I wasn’t ready for such a precipitous decline in Mr. Z’s health; I knew he was likely to die before the end of the VALUE program, but I thought I’d have time to see him fight some more, time to prepare for his end, time to talk to his wife about how great of a season the Vikings had. My sentimental daydreams were dissolved, leaving only the understanding that I didn’t have many visits left with this friendly young grandfather, whose body I’d palpated, whose stool I’d asked about, whose lips I’d learned to read, whose family I’d grown to know.
Of course, this scenario more closely resembles how practicing physicians might experience the care they provide for their patients.

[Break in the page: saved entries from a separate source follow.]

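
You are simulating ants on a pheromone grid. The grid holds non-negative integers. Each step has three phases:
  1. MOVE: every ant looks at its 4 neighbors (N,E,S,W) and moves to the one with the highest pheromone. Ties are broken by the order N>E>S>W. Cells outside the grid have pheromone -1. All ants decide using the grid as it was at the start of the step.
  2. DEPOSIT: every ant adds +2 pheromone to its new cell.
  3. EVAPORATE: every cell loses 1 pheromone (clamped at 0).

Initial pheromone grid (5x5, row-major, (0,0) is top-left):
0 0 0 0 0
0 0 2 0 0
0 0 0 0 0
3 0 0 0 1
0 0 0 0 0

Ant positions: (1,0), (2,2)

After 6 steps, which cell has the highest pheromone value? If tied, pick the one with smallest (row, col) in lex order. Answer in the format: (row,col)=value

Step 1: ant0:(1,0)->N->(0,0) | ant1:(2,2)->N->(1,2)
  grid max=3 at (1,2)
Step 2: ant0:(0,0)->E->(0,1) | ant1:(1,2)->N->(0,2)
  grid max=2 at (1,2)
Step 3: ant0:(0,1)->E->(0,2) | ant1:(0,2)->S->(1,2)
  grid max=3 at (1,2)
Step 4: ant0:(0,2)->S->(1,2) | ant1:(1,2)->N->(0,2)
  grid max=4 at (1,2)
Step 5: ant0:(1,2)->N->(0,2) | ant1:(0,2)->S->(1,2)
  grid max=5 at (1,2)
Step 6: ant0:(0,2)->S->(1,2) | ant1:(1,2)->N->(0,2)
  grid max=6 at (1,2)
Final grid:
  0 0 5 0 0
  0 0 6 0 0
  0 0 0 0 0
  0 0 0 0 0
  0 0 0 0 0
Max pheromone 6 at (1,2)

Answer: (1,2)=6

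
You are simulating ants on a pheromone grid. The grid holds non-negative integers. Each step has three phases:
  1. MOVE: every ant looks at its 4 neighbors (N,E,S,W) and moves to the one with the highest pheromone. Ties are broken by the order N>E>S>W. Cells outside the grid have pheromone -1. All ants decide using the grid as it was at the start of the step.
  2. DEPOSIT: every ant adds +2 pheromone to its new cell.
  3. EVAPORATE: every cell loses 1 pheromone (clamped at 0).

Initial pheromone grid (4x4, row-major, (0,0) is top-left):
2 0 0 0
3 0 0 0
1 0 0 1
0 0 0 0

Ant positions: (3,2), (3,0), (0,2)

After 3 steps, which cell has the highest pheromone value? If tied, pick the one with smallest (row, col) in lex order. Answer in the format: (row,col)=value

Step 1: ant0:(3,2)->N->(2,2) | ant1:(3,0)->N->(2,0) | ant2:(0,2)->E->(0,3)
  grid max=2 at (1,0)
Step 2: ant0:(2,2)->N->(1,2) | ant1:(2,0)->N->(1,0) | ant2:(0,3)->S->(1,3)
  grid max=3 at (1,0)
Step 3: ant0:(1,2)->E->(1,3) | ant1:(1,0)->S->(2,0) | ant2:(1,3)->W->(1,2)
  grid max=2 at (1,0)
Final grid:
  0 0 0 0
  2 0 2 2
  2 0 0 0
  0 0 0 0
Max pheromone 2 at (1,0)

Answer: (1,0)=2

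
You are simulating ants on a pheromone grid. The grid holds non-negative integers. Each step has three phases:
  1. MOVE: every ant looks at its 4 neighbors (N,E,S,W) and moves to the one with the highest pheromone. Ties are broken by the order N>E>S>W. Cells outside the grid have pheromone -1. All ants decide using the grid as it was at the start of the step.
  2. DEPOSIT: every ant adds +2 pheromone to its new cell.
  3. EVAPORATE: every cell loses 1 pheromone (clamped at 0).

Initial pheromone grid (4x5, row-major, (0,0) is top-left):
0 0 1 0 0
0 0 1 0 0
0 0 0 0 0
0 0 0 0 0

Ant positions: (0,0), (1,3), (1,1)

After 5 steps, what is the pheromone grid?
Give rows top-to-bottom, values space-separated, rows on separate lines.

After step 1: ants at (0,1),(1,2),(1,2)
  0 1 0 0 0
  0 0 4 0 0
  0 0 0 0 0
  0 0 0 0 0
After step 2: ants at (0,2),(0,2),(0,2)
  0 0 5 0 0
  0 0 3 0 0
  0 0 0 0 0
  0 0 0 0 0
After step 3: ants at (1,2),(1,2),(1,2)
  0 0 4 0 0
  0 0 8 0 0
  0 0 0 0 0
  0 0 0 0 0
After step 4: ants at (0,2),(0,2),(0,2)
  0 0 9 0 0
  0 0 7 0 0
  0 0 0 0 0
  0 0 0 0 0
After step 5: ants at (1,2),(1,2),(1,2)
  0 0 8 0 0
  0 0 12 0 0
  0 0 0 0 0
  0 0 0 0 0

0 0 8 0 0
0 0 12 0 0
0 0 0 0 0
0 0 0 0 0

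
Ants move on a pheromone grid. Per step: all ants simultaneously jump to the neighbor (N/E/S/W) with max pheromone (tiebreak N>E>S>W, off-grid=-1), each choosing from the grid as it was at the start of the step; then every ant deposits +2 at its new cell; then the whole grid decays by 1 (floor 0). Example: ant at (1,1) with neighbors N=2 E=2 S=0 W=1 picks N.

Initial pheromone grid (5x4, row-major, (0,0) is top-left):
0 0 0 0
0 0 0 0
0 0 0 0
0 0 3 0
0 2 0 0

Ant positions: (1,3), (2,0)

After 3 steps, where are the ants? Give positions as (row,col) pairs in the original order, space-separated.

Step 1: ant0:(1,3)->N->(0,3) | ant1:(2,0)->N->(1,0)
  grid max=2 at (3,2)
Step 2: ant0:(0,3)->S->(1,3) | ant1:(1,0)->N->(0,0)
  grid max=1 at (0,0)
Step 3: ant0:(1,3)->N->(0,3) | ant1:(0,0)->E->(0,1)
  grid max=1 at (0,1)

(0,3) (0,1)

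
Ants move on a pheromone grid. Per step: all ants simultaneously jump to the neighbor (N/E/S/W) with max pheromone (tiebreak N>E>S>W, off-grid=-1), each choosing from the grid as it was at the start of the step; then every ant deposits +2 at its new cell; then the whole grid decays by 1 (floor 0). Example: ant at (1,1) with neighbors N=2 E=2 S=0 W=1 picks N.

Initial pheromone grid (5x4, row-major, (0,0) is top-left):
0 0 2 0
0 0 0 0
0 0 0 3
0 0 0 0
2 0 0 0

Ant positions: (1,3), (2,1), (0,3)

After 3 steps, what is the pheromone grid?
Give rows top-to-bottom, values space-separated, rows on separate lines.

After step 1: ants at (2,3),(1,1),(0,2)
  0 0 3 0
  0 1 0 0
  0 0 0 4
  0 0 0 0
  1 0 0 0
After step 2: ants at (1,3),(0,1),(0,3)
  0 1 2 1
  0 0 0 1
  0 0 0 3
  0 0 0 0
  0 0 0 0
After step 3: ants at (2,3),(0,2),(0,2)
  0 0 5 0
  0 0 0 0
  0 0 0 4
  0 0 0 0
  0 0 0 0

0 0 5 0
0 0 0 0
0 0 0 4
0 0 0 0
0 0 0 0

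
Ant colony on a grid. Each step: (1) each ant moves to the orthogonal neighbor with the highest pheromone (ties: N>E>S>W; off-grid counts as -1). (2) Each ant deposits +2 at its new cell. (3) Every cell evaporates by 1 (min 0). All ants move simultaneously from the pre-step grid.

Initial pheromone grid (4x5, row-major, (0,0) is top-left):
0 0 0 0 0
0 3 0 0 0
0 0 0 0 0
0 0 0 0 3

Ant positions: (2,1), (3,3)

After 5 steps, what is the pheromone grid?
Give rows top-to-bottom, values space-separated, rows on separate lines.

After step 1: ants at (1,1),(3,4)
  0 0 0 0 0
  0 4 0 0 0
  0 0 0 0 0
  0 0 0 0 4
After step 2: ants at (0,1),(2,4)
  0 1 0 0 0
  0 3 0 0 0
  0 0 0 0 1
  0 0 0 0 3
After step 3: ants at (1,1),(3,4)
  0 0 0 0 0
  0 4 0 0 0
  0 0 0 0 0
  0 0 0 0 4
After step 4: ants at (0,1),(2,4)
  0 1 0 0 0
  0 3 0 0 0
  0 0 0 0 1
  0 0 0 0 3
After step 5: ants at (1,1),(3,4)
  0 0 0 0 0
  0 4 0 0 0
  0 0 0 0 0
  0 0 0 0 4

0 0 0 0 0
0 4 0 0 0
0 0 0 0 0
0 0 0 0 4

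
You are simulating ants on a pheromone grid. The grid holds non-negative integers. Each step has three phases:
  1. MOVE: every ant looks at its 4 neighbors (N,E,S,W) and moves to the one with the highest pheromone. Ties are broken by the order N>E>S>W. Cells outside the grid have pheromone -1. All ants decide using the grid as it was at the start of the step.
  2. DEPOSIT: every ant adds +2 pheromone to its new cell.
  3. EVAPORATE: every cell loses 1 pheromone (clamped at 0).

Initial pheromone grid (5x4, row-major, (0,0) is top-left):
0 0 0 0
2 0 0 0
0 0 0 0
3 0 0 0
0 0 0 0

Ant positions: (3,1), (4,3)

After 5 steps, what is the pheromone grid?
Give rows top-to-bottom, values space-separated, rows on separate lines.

After step 1: ants at (3,0),(3,3)
  0 0 0 0
  1 0 0 0
  0 0 0 0
  4 0 0 1
  0 0 0 0
After step 2: ants at (2,0),(2,3)
  0 0 0 0
  0 0 0 0
  1 0 0 1
  3 0 0 0
  0 0 0 0
After step 3: ants at (3,0),(1,3)
  0 0 0 0
  0 0 0 1
  0 0 0 0
  4 0 0 0
  0 0 0 0
After step 4: ants at (2,0),(0,3)
  0 0 0 1
  0 0 0 0
  1 0 0 0
  3 0 0 0
  0 0 0 0
After step 5: ants at (3,0),(1,3)
  0 0 0 0
  0 0 0 1
  0 0 0 0
  4 0 0 0
  0 0 0 0

0 0 0 0
0 0 0 1
0 0 0 0
4 0 0 0
0 0 0 0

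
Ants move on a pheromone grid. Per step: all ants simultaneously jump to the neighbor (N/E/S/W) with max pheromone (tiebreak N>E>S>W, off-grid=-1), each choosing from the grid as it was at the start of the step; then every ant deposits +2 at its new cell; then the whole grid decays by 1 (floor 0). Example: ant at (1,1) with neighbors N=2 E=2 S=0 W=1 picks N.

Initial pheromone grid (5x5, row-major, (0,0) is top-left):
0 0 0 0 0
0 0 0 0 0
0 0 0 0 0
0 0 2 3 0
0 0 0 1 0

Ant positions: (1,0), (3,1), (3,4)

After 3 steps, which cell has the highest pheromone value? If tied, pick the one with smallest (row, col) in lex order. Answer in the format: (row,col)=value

Answer: (3,3)=6

Derivation:
Step 1: ant0:(1,0)->N->(0,0) | ant1:(3,1)->E->(3,2) | ant2:(3,4)->W->(3,3)
  grid max=4 at (3,3)
Step 2: ant0:(0,0)->E->(0,1) | ant1:(3,2)->E->(3,3) | ant2:(3,3)->W->(3,2)
  grid max=5 at (3,3)
Step 3: ant0:(0,1)->E->(0,2) | ant1:(3,3)->W->(3,2) | ant2:(3,2)->E->(3,3)
  grid max=6 at (3,3)
Final grid:
  0 0 1 0 0
  0 0 0 0 0
  0 0 0 0 0
  0 0 5 6 0
  0 0 0 0 0
Max pheromone 6 at (3,3)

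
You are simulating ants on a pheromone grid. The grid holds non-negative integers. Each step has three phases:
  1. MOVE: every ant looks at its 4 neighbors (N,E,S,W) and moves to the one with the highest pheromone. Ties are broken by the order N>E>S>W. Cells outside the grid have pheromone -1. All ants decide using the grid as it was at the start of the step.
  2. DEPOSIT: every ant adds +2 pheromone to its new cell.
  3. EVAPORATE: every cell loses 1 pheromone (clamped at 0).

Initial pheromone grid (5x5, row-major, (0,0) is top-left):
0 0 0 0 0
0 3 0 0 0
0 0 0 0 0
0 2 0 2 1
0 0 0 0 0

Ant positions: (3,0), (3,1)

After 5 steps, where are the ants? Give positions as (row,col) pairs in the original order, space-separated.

Step 1: ant0:(3,0)->E->(3,1) | ant1:(3,1)->N->(2,1)
  grid max=3 at (3,1)
Step 2: ant0:(3,1)->N->(2,1) | ant1:(2,1)->S->(3,1)
  grid max=4 at (3,1)
Step 3: ant0:(2,1)->S->(3,1) | ant1:(3,1)->N->(2,1)
  grid max=5 at (3,1)
Step 4: ant0:(3,1)->N->(2,1) | ant1:(2,1)->S->(3,1)
  grid max=6 at (3,1)
Step 5: ant0:(2,1)->S->(3,1) | ant1:(3,1)->N->(2,1)
  grid max=7 at (3,1)

(3,1) (2,1)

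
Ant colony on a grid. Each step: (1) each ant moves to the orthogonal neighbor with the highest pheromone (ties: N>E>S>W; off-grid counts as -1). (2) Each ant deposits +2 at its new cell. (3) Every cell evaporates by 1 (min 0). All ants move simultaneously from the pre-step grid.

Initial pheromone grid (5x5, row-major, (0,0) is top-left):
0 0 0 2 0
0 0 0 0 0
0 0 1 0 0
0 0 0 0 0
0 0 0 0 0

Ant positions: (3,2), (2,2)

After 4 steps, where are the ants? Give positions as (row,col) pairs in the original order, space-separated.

Step 1: ant0:(3,2)->N->(2,2) | ant1:(2,2)->N->(1,2)
  grid max=2 at (2,2)
Step 2: ant0:(2,2)->N->(1,2) | ant1:(1,2)->S->(2,2)
  grid max=3 at (2,2)
Step 3: ant0:(1,2)->S->(2,2) | ant1:(2,2)->N->(1,2)
  grid max=4 at (2,2)
Step 4: ant0:(2,2)->N->(1,2) | ant1:(1,2)->S->(2,2)
  grid max=5 at (2,2)

(1,2) (2,2)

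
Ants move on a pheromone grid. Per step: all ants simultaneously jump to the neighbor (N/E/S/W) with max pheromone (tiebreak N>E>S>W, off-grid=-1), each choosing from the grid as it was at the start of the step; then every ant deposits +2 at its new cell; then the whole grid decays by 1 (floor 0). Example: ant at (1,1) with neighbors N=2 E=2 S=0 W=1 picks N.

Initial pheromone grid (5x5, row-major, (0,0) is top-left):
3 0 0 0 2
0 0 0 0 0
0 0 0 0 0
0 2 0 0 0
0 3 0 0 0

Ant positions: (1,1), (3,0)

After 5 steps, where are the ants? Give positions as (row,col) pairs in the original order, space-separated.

Step 1: ant0:(1,1)->N->(0,1) | ant1:(3,0)->E->(3,1)
  grid max=3 at (3,1)
Step 2: ant0:(0,1)->W->(0,0) | ant1:(3,1)->S->(4,1)
  grid max=3 at (0,0)
Step 3: ant0:(0,0)->E->(0,1) | ant1:(4,1)->N->(3,1)
  grid max=3 at (3,1)
Step 4: ant0:(0,1)->W->(0,0) | ant1:(3,1)->S->(4,1)
  grid max=3 at (0,0)
Step 5: ant0:(0,0)->E->(0,1) | ant1:(4,1)->N->(3,1)
  grid max=3 at (3,1)

(0,1) (3,1)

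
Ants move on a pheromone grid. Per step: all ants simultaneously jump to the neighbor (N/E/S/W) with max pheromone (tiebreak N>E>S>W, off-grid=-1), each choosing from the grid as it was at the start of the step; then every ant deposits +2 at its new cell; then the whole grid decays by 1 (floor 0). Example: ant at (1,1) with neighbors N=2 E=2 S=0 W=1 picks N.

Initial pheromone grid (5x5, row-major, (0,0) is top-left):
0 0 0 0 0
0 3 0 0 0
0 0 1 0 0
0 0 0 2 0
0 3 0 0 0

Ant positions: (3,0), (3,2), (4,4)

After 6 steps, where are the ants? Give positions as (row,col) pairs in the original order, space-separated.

Step 1: ant0:(3,0)->N->(2,0) | ant1:(3,2)->E->(3,3) | ant2:(4,4)->N->(3,4)
  grid max=3 at (3,3)
Step 2: ant0:(2,0)->N->(1,0) | ant1:(3,3)->E->(3,4) | ant2:(3,4)->W->(3,3)
  grid max=4 at (3,3)
Step 3: ant0:(1,0)->E->(1,1) | ant1:(3,4)->W->(3,3) | ant2:(3,3)->E->(3,4)
  grid max=5 at (3,3)
Step 4: ant0:(1,1)->N->(0,1) | ant1:(3,3)->E->(3,4) | ant2:(3,4)->W->(3,3)
  grid max=6 at (3,3)
Step 5: ant0:(0,1)->S->(1,1) | ant1:(3,4)->W->(3,3) | ant2:(3,3)->E->(3,4)
  grid max=7 at (3,3)
Step 6: ant0:(1,1)->N->(0,1) | ant1:(3,3)->E->(3,4) | ant2:(3,4)->W->(3,3)
  grid max=8 at (3,3)

(0,1) (3,4) (3,3)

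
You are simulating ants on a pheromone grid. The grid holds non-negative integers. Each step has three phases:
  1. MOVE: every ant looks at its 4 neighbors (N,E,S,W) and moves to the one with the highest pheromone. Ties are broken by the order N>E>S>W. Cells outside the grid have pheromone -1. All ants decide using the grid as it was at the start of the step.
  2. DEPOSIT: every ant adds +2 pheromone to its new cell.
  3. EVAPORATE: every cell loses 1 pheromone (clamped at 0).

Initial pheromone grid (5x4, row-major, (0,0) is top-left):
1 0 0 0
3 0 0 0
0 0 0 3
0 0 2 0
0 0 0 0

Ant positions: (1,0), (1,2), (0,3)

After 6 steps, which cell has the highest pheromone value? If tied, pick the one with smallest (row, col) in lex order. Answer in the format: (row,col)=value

Answer: (2,3)=7

Derivation:
Step 1: ant0:(1,0)->N->(0,0) | ant1:(1,2)->N->(0,2) | ant2:(0,3)->S->(1,3)
  grid max=2 at (0,0)
Step 2: ant0:(0,0)->S->(1,0) | ant1:(0,2)->E->(0,3) | ant2:(1,3)->S->(2,3)
  grid max=3 at (1,0)
Step 3: ant0:(1,0)->N->(0,0) | ant1:(0,3)->S->(1,3) | ant2:(2,3)->N->(1,3)
  grid max=3 at (1,3)
Step 4: ant0:(0,0)->S->(1,0) | ant1:(1,3)->S->(2,3) | ant2:(1,3)->S->(2,3)
  grid max=5 at (2,3)
Step 5: ant0:(1,0)->N->(0,0) | ant1:(2,3)->N->(1,3) | ant2:(2,3)->N->(1,3)
  grid max=5 at (1,3)
Step 6: ant0:(0,0)->S->(1,0) | ant1:(1,3)->S->(2,3) | ant2:(1,3)->S->(2,3)
  grid max=7 at (2,3)
Final grid:
  1 0 0 0
  3 0 0 4
  0 0 0 7
  0 0 0 0
  0 0 0 0
Max pheromone 7 at (2,3)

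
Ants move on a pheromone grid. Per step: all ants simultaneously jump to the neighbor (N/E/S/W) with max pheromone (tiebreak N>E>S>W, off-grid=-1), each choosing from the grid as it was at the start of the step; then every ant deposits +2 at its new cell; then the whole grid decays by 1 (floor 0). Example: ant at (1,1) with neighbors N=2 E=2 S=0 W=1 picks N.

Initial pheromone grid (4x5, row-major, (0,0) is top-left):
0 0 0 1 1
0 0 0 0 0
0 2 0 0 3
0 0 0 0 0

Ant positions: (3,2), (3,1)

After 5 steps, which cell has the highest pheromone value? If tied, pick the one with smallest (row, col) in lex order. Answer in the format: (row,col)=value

Answer: (2,1)=7

Derivation:
Step 1: ant0:(3,2)->N->(2,2) | ant1:(3,1)->N->(2,1)
  grid max=3 at (2,1)
Step 2: ant0:(2,2)->W->(2,1) | ant1:(2,1)->E->(2,2)
  grid max=4 at (2,1)
Step 3: ant0:(2,1)->E->(2,2) | ant1:(2,2)->W->(2,1)
  grid max=5 at (2,1)
Step 4: ant0:(2,2)->W->(2,1) | ant1:(2,1)->E->(2,2)
  grid max=6 at (2,1)
Step 5: ant0:(2,1)->E->(2,2) | ant1:(2,2)->W->(2,1)
  grid max=7 at (2,1)
Final grid:
  0 0 0 0 0
  0 0 0 0 0
  0 7 5 0 0
  0 0 0 0 0
Max pheromone 7 at (2,1)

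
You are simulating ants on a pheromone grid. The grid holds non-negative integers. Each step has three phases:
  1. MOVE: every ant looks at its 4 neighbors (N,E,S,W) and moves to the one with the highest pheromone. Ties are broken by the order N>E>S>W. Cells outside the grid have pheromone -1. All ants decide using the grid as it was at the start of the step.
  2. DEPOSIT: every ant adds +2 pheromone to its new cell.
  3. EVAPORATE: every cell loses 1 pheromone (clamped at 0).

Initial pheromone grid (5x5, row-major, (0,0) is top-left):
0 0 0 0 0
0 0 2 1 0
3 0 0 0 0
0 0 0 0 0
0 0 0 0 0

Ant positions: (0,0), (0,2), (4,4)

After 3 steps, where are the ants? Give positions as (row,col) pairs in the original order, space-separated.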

Accepting the death of those you’ve become familiar with is part of the job, and just because it is hard doesn’t mean it should be omitted until later in training. I’m grateful for the losses a longitudinal curriculum has provided, as well as for the victories.
Longitudinal clerkships are one example of an innovation to medical education that can be reasonably attempted. Thus far, in their short history, longitudinal curricula in the third year of medical school have produced students that are more invested in the patients they are caring for, and less jaded by the churning gears medical education, while still performing as well on standardized tests as their counterparts (see the companion article “Part 1: A Case For Longitudinal Clerkships,” for more information on this).
The VALUE program is a wonderful example of their merit. I think — I hope — Mr. Y, Mr. Z and many others, would agree with me.